Locally advanced prostate cancer (LAPC) is a form of cancer that has spread to the tissues outside the prostate gland but not yet spread to lymph nodes or other distant organs. Men with LAPC usually have high levels of prostate-specific antigen (PSA). PSA is a protein made by the cells of the prostate gland. It can be treated using radiotherapy (RT) or hormone therapy such as androgen deprivation therapy (ADT). ADT reduces the production of androgens (male sex hormones such as testosterone). Reducing these androgens prevents cancer cell growth. When ADT is administered during or after RT it is called adjuvant ADT (A-ADT).

Several studies have shown the effectiveness of A-ADT administered with RT for the treatment of LAPC. Also, administering A-ADT over a longer period of time could improve outcomes in high-risk LAPC patients treated with RT. However, the optimal duration of A-ADT is unknown for high-risk or very high-risk LAPC after treatment with RT.

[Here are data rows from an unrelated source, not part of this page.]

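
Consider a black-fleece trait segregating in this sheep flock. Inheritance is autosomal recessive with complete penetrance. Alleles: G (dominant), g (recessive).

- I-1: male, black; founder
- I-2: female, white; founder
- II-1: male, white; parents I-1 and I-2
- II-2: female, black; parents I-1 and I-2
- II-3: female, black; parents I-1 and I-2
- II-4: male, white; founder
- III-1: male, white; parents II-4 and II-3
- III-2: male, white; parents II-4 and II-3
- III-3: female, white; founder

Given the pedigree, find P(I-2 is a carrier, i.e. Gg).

1

I-2 is white so carries G and passed g to II-2 (gg), so I-2 is Gg, giving P(Gg) = 1.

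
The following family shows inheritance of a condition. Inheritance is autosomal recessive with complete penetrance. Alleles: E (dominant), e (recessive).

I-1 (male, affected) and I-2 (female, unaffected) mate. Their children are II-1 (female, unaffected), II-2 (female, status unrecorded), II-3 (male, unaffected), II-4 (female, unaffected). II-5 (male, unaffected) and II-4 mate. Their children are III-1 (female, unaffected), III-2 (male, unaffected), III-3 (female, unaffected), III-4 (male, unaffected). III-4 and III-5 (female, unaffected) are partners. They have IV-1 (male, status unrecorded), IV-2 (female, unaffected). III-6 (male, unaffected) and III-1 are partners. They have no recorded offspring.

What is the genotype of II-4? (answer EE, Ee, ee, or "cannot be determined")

Ee

From phenotype alone, II-4 is EE or Ee.
II-4 is unaffected so carries E and received e from I-1 (ee), so II-4 is Ee.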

This study involved 197 men with high-risk or very high-risk LAPC who were previously treated with RT. Patients also received A-ADT during and after RT. The average duration of A-ADT was 36 months. The average follow-up period was 72 months. PSA levels in the blood were measured to check for recurrence. If, after treatment, the PSA levels increased by 2 ng/ml from the lowest value it was considered as evidence of recurrence or biochemical failure (BCF).

The overall survival rate at 5 years was 89.1%. The cancer-specific survival (CSS; percentage of patients who have not died from prostate cancer) rate was 99.5% after 5 years. 96.9% of patients were alive without cancer spreading far from the prostate after 5 years. 91.1% of patients were alive after 5 years without BCF. 

The duration of A-ADT significantly affected BCFFS. The patients who received A-ADT for 1 year or longer had better survival without BCF than those who received A-ADT for less than 1 year or those who did not receive A-ADT. 

The most common side effects were frequent need to urinate, discomfort while urinating, anal pain, and diarrhea.

This study concluded that the addition of A-ADT for longer than 1 year to RT demonstrated good treatment outcomes in patients with LAPC.

The study looked back in time for medical records. Information about patients might have been missing. This could affect the results.